Well, the bad guys are actually employed by The Bastard, Sr., our bastard's father. He's bad. He's very bad. The little beggar immediately senses it but gets distracted when (naturally) The Bastard gets seduced by the beautiful woman in a lyrically beautiful and intricately filmed (so that no nudity is shown) scene that involves lots of petals. The Bastard, who has never seen a naked woman, performs rather admirably well, but then (the dumb bastard) falls hard for her. The bastard is dumb because the world has not seen a beauty fall for such a not-that-nice-looking guy so quickly. Therefore, something is rotten in the state of China, and that something turns out to be The Bastard Sr.'s other son, a perfect look-alike of The Bastard, Jr., who is rotting in a prison cell for rutting a city official. The plot is to swap them! They do but he escapes.

Hsiao Yi tells the Bastard he is one The perky breasts argument

The little beggar, who has developed feelings that include more than friendship, now begs the bastard to bed her. He refuses (not such a bastard, after all). She counters with the eternally valid argument that her breasts, although smaller than her rival's, are quite perky. He rejects the argument on the grounds of insufficient reason, and leaves to find out why his father wanted to screw him so badly. While he's doing the finding out (mostly by kicking innocent servants and thrashing a lot of furniture), little beggar gets raped and killed. This is not funny. The Bastard, upon learning about this, goes and finishes off all the furniture, and when there's nothing left, kills the rapists. Everyone else also dies. Tragedy finally strikes when the other beautiful babe slits her wrists and dies on a swing, recalling the poignant scene from Ikiru: What is the meaning of life if one can't swing?

A gratuitous shot of Lily Li... ... and another

A lackluster film that does have its moments (Lily Li is very, very pretty and very convincing as the beggar girl).
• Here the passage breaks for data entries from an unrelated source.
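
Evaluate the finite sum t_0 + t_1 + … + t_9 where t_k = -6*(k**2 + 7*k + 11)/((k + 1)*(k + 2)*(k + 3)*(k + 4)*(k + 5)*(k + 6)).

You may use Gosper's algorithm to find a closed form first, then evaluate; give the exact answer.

Compute t_(k+1)/t_k: get (k + 1)*(7*k + (k + 1)**2 + 18)/((k + 7)*(k**2 + 7*k + 11)).
A = k + 1, B = k + 7, C = k**2 + 7*k + 11.
Set up (k + 1)·f(k+1) − (k + 6)·f(k) − (k**2 + 7*k + 11) = 0.
Bound: deg f ≤ 5.
Match coefficients ⇒ f(k) = k*(k + 2)*(k + 4)*(k**2 + 9*k + 23)/45.
So s_k = (B(k−1)f/C)·t_k = (k*(k + 2)*(k + 4)*(k + 6)*(k**2 + 9*k + 23)/(45*(k**2 + 7*k + 11)))·t_k = 2*k*(-k**2 - 9*k - 23)/(15*(k**3 + 9*k**2 + 23*k + 15)).
s_(k+1) − s_k = 6*(-k**2 - 7*k - 11)/(k**6 + 21*k**5 + 175*k**4 + 735*k**3 + 1624*k**2 + 1764*k + 720) = t_k.
Telescoping: Σ = s_(10) − s_(0) = -284/2145 − (0) = -284/2145.

Σ = -284/2145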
The fights look quite outdated now but are still entertaining to watch despite committing the cardinal sin of having attackers wait in a circle while the hero deals with their comrades one by one. The linear plot line won't be straining any brain cells although the death of the beggar girl may jerk some tears. I think that death was a really unnecessary and painful development whose only purpose was to inspire The Bastard to grand mayhem and murder.

The needlessly sad development The Bastard goes eco-berserk on everyone

The DVD is very nice. The picture is letterboxed at 1:2.35 and is very clean and crisp. The Mandarin dialogue is audible although the sound effects leave something to be desired. The subtitles are in refreshingly good English and are visible all of the time. There are some extras, like production notes, short bio sketches, and a photo gallery (why do people include these galleries is a mystery to me). Certainly worth the $11 I paid for it.